Turkey moves to ratify Sweden’s NATO membership

After presidential approval, Turkey’s ratification of Sweden’s NATO bid moves to the parliament in Ankara

editor: REMIX NEWS
author: Magyar Hírlap
Turkish President Recep Tayyip Erdogan addresses the 78th session of the United Nations General Assembly, Tuesday, Sept. 19, 2023 at United Nations headquarters. (AP Photo/Mary Altaffer)

Sweden’s prospective NATO membership moved one step closer on Monday evening after Turkish President Recep Tayyip Erdoğan signed the protocol on the Scandinavian nation’s accession to the defense alliance and submitted the bill to the Turkish parliament.

A statement posted on the Presidential Communications Directorate’s social media account read, “Our President Recep Tayyip Erdoğan signed and submitted the Protocol on Sweden’s accession to NATO to the Grand National Assembly of Turkey on Oct. 23, 2023.”

Finland and Sweden submitted their applications to join NATO last spring, shortly after the outbreak of the Russo-Ukrainian war. Their accession requires unanimity among current NATO member states.

After a long period of wrangling, Finland was finally admitted on April 4, 2023. So far, Swedish membership has been ratified by all NATO members except Turkey and Hungary, both of whom have held out for their own reasons. Stockholm is now one step closer to Ankara’s signature.

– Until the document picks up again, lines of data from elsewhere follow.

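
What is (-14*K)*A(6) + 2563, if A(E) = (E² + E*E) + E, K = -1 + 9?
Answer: -6173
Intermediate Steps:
K = 8
A(E) = E + 2*E² (A(E) = (E² + E²) + E = 2*E² + E = E + 2*E²)
(-14*K)*A(6) + 2563 = (-14*8)*(6*(1 + 2*6)) + 2563 = -672*(1 + 12) + 2563 = -672*13 + 2563 = -112*78 + 2563 = -8736 + 2563 = -6173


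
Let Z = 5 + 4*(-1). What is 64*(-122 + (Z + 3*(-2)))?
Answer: -8128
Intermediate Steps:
Z = 1 (Z = 5 - 4 = 1)
64*(-122 + (Z + 3*(-2))) = 64*(-122 + (1 + 3*(-2))) = 64*(-122 + (1 - 6)) = 64*(-122 - 5) = 64*(-127) = -8128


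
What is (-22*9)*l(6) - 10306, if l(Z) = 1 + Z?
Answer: -11692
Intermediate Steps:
(-22*9)*l(6) - 10306 = (-22*9)*(1 + 6) - 10306 = -198*7 - 10306 = -1386 - 10306 = -11692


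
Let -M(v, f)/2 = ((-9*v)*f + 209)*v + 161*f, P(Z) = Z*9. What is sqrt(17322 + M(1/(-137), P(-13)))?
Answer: 2*sqrt(258068771)/137 ≈ 234.52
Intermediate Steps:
P(Z) = 9*Z
M(v, f) = -322*f - 2*v*(209 - 9*f*v) (M(v, f) = -2*(((-9*v)*f + 209)*v + 161*f) = -2*((-9*f*v + 209)*v + 161*f) = -2*((209 - 9*f*v)*v + 161*f) = -2*(v*(209 - 9*f*v) + 161*f) = -2*(161*f + v*(209 - 9*f*v)) = -322*f - 2*v*(209 - 9*f*v))
sqrt(17322 + M(1/(-137), P(-13))) = sqrt(17322 + (-418/(-137) - 2898*(-13) + 18*(9*(-13))*(1/(-137))**2)) = sqrt(17322 + (-418*(-1/137) - 322*(-117) + 18*(-117)*(-1/137)**2)) = sqrt(17322 + (418/137 + 37674 + 18*(-117)*(1/18769))) = sqrt(17322 + (418/137 + 37674 - 2106/18769)) = sqrt(17322 + 707158466/18769) = sqrt(1032275084/18769) = 2*sqrt(258068771)/137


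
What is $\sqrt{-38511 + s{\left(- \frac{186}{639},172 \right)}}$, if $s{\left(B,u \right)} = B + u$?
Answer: $\frac{i \sqrt{1739415297}}{213} \approx 195.8 i$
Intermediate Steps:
$\sqrt{-38511 + s{\left(- \frac{186}{639},172 \right)}} = \sqrt{-38511 + \left(- \frac{186}{639} + 172\right)} = \sqrt{-38511 + \left(\left(-186\right) \frac{1}{639} + 172\right)} = \sqrt{-38511 + \left(- \frac{62}{213} + 172\right)} = \sqrt{-38511 + \frac{36574}{213}} = \sqrt{- \frac{8166269}{213}} = \frac{i \sqrt{1739415297}}{213}$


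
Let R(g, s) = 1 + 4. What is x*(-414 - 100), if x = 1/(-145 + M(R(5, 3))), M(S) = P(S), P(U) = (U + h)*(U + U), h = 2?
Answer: 514/75 ≈ 6.8533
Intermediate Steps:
P(U) = 2*U*(2 + U) (P(U) = (U + 2)*(U + U) = (2 + U)*(2*U) = 2*U*(2 + U))
R(g, s) = 5
M(S) = 2*S*(2 + S)
x = -1/75 (x = 1/(-145 + 2*5*(2 + 5)) = 1/(-145 + 2*5*7) = 1/(-145 + 70) = 1/(-75) = -1/75 ≈ -0.013333)
x*(-414 - 100) = -(-414 - 100)/75 = -1/75*(-514) = 514/75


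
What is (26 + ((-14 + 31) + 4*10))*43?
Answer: 3569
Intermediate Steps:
(26 + ((-14 + 31) + 4*10))*43 = (26 + (17 + 40))*43 = (26 + 57)*43 = 83*43 = 3569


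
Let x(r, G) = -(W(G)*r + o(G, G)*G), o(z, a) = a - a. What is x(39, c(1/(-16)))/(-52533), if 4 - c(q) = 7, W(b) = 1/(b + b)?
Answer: -1/8082 ≈ -0.00012373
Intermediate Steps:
W(b) = 1/(2*b)
c(q) = -3 (c(q) = 4 - 1*7 = 4 - 7 = -3)
o(z, a) = 0
x(r, G) = -r/(2*G) (x(r, G) = -((1/(2*G))*r + 0*G) = -(r/(2*G) + 0) = -r/(2*G))
x(39, c(1/(-16)))/(-52533) = -1/2*39/(-3)/(-52533) = -1/2*39*(-1/3)*(-1/52533) = (13/2)*(-1/52533) = -1/8082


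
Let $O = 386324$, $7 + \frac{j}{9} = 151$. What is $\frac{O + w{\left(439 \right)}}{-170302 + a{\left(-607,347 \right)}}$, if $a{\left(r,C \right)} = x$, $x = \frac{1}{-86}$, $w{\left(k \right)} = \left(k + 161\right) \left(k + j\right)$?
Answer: $- \frac{122749864}{14645973} \approx -8.3811$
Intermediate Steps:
$j = 1296$ ($j = -63 + 9 \cdot 151 = -63 + 1359 = 1296$)
$w{\left(k \right)} = \left(161 + k\right) \left(1296 + k\right)$ ($w{\left(k \right)} = \left(k + 161\right) \left(k + 1296\right) = \left(161 + k\right) \left(1296 + k\right)$)
$x = - \frac{1}{86} \approx -0.011628$
$a{\left(r,C \right)} = - \frac{1}{86}$
$\frac{O + w{\left(439 \right)}}{-170302 + a{\left(-607,347 \right)}} = \frac{386324 + \left(208656 + 439^{2} + 1457 \cdot 439\right)}{-170302 - \frac{1}{86}} = \frac{386324 + \left(208656 + 192721 + 639623\right)}{- \frac{14645973}{86}} = \left(386324 + 1041000\right) \left(- \frac{86}{14645973}\right) = 1427324 \left(- \frac{86}{14645973}\right) = - \frac{122749864}{14645973}$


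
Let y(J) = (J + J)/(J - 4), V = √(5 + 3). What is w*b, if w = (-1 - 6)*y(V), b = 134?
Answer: 1876 + 1876*√2 ≈ 4529.1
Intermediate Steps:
V = 2*√2 (V = √8 = 2*√2 ≈ 2.8284)
y(J) = 2*J/(-4 + J) (y(J) = (2*J)/(-4 + J) = 2*J/(-4 + J))
w = -28*√2/(-4 + 2*√2) (w = (-1 - 6)*(2*(2*√2)/(-4 + 2*√2)) = -28*√2/(-4 + 2*√2) ≈ 33.799)
w*b = (14 + 14*√2)*134 = 1876 + 1876*√2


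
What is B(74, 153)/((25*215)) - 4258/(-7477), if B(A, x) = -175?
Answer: 863131/1607555 ≈ 0.53692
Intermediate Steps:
B(74, 153)/((25*215)) - 4258/(-7477) = -175/(25*215) - 4258/(-7477) = -175/5375 - 4258*(-1/7477) = -175*1/5375 + 4258/7477 = -7/215 + 4258/7477 = 863131/1607555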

Hungary has been reluctant to ratify Sweden’s membership due to accusations by Hungarian government officials that Sweden has been biased in its criticism of Hungarian democracy.

“There has been absolutely no basis for trust in Swedish politics, especially on the left, in recent years. On the contrary, it has been in the vanguard when it comes to attacking Hungary, and I have not seen any gestures since then to show that, if they were to join NATO with our approval, they would indeed regard us as an equal ally and not as a lackey,” Hungarian Speaker of the House László Kövér, one of the key figures in Prime Minister Viktor Orbán’s ruling Fidesz party, said in an interview last month.

Kövér also said that the profound geopolitical impact of Sweden and Finland’s NATO membership should have merited a deeper debate.